Francona admitted he had a meeting with his players following Saturday night’s 7-2 loss, a game in which the Indians committed a season-high four errors. His message centered on the proper way to deal with frustration when things are going poorly.

“We can’t just show up,” Francona said. “We have to find a way to be better than the other team and play nine innings.”

The Indians looked sloppy and frustrated in the early going. Cabrera, who failed to make two plays in the second, was ejected in the bottom of the inning for arguing a strike call. Aviles replaced Cabrera at shortstop and made a throwing error in the fourth.

Josh Hamilton’s RBI single and Mark Trumbo’s run-scoring groundout in first gave the Angels a 2-0 lead. Mike Trout drove in two runs with a bases-loaded single in the second for the Angels, who came into town with a four-game losing streak.

The second-inning rally began with one out when Hank Conger singled off Swisher’s glove at first. Cabrera couldn’t field Grant Green’s hard ground ball, which moved Conger to third. Masterson had a chance to get out of the inning when Conger was forced out at home on J.B. Shuck’s ground ball, but he walked Kole Calhoun to load the bases.

Trout grounded a 1-2 pitch to the left of Cabrera, who took a half step and made no attempt to dive for the ball. Green and Shuck scored on the play.

Cabrera wasn’t around much longer. Leading off the bottom of the inning, he stepped out of the box after taking a called second strike and exchanged words with plate umpire Vic Carapazza. He then struck out swinging, argued with the umpire again and was ejected. Cabrera flung his bat and helmet to the ground before going to the dugout.

Williams was in complete control going into the sixth. He retired 10 in a row before Bourn singled with two outs. Swisher’s drive cleared the wall in left and cut the lead to 5-2. After Jason Kipnis walked, Aviles homered into the bleachers in left, which finished Williams.

“Jerome showed so many good things out there today,” Angels manager Mike Scioscia said. “He pitched a strong game.”

NOTES: Angels OF Peter Bourjos (broken right wrist) will be recalled this week from his rehabilitation assignment at Triple-A Salt Lake.

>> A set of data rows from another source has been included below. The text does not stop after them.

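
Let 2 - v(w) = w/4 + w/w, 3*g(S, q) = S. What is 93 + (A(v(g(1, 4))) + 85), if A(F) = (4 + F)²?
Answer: 29113/144 ≈ 202.17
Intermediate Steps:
g(S, q) = S/3
v(w) = 1 - w/4 (v(w) = 2 - (w/4 + w/w) = 2 - (w*(¼) + 1) = 2 - (w/4 + 1) = 2 - (1 + w/4) = 2 + (-1 - w/4) = 1 - w/4)
93 + (A(v(g(1, 4))) + 85) = 93 + ((4 + (1 - 1/12))² + 85) = 93 + ((4 + 11/12)² + 85) = 93 + ((59/12)² + 85) = 93 + (3481/144 + 85) = 93 + 15721/144 = 29113/144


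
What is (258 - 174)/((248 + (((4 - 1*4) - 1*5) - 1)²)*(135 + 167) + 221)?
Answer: 28/28663 ≈ 0.00097687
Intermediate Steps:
(258 - 174)/((248 + (((4 - 1*4) - 1*5) - 1)²)*(135 + 167) + 221) = 84/((248 + (((4 - 4) - 5) - 1)²)*302 + 221) = 84/((248 + ((0 - 5) - 1)²)*302 + 221) = 84/((248 + (-5 - 1)²)*302 + 221) = 84/((248 + (-6)²)*302 + 221) = 84/((248 + 36)*302 + 221) = 84/(284*302 + 221) = 84/(85768 + 221) = 84/85989 = 84*(1/85989) = 28/28663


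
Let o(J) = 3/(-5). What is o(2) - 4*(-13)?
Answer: 257/5 ≈ 51.400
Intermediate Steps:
o(J) = -3/5 (o(J) = 3*(-1/5) = -3/5)
o(2) - 4*(-13) = -3/5 - 4*(-13) = -3/5 + 52 = 257/5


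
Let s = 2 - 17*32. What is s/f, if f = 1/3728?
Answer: -2020576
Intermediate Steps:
f = 1/3728 ≈ 0.00026824
s = -542 (s = 2 - 544 = -542)
s/f = -542/1/3728 = -542*3728 = -2020576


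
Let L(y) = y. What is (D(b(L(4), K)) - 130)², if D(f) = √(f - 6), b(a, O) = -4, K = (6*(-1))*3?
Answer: (130 - I*√10)² ≈ 16890.0 - 822.19*I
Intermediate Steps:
K = -18 (K = -6*3 = -18)
D(f) = √(-6 + f)
(D(b(L(4), K)) - 130)² = (√(-6 - 4) - 130)² = (√(-10) - 130)² = (I*√10 - 130)² = (-130 + I*√10)²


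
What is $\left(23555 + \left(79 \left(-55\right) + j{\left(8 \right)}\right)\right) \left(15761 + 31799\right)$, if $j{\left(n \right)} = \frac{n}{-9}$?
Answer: $\frac{8222267920}{9} \approx 9.1359 \cdot 10^{8}$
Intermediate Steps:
$j{\left(n \right)} = - \frac{n}{9}$ ($j{\left(n \right)} = n \left(- \frac{1}{9}\right) = - \frac{n}{9}$)
$\left(23555 + \left(79 \left(-55\right) + j{\left(8 \right)}\right)\right) \left(15761 + 31799\right) = \left(23555 + \left(79 \left(-55\right) - \frac{8}{9}\right)\right) \left(15761 + 31799\right) = \left(23555 - \frac{39113}{9}\right) 47560 = \frac{172882}{9} \cdot 47560 = \frac{8222267920}{9}$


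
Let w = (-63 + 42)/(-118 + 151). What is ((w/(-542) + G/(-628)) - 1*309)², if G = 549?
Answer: 336519934968044689/3504638596624 ≈ 96021.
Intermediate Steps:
w = -7/11 (w = -21/33 = -21*1/33 = -7/11 ≈ -0.63636)
((w/(-542) + G/(-628)) - 1*309)² = ((-7/11/(-542) + 549/(-628)) - 1*309)² = ((-7/11*(-1/542) + 549*(-1/628)) - 309)² = ((7/5962 - 549/628) - 309)² = (-1634371/1872068 - 309)² = (-580103383/1872068)² = 336519934968044689/3504638596624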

He has been on the 15-day disabled list since June 30. ... Angels LHP Jason Vargas (blood clot in armpit) threw a bullpen session before the game and could start Tuesday against the Yankees. ... The Angels wrap up their seven-game road trip with a four-game series against the Yankees. Los Angeles RHP Garrett Richardson (3-4) takes on New York RHP Hiroki Kuroda (10-7) in the opener Monday. ... Santana was back behind the plate for the first time since Thursday. He played first base Friday and was the designated hitter Saturday, allowing Yan Gomes to catch. ... The Indians begin their nine-game, 10-day road trip today in Minnesota. Cleveland RHP Danny Salazar (1-0) faces Twins LHP Andrew Albers (1-0) in a battle of top prospects in the three-game series opener.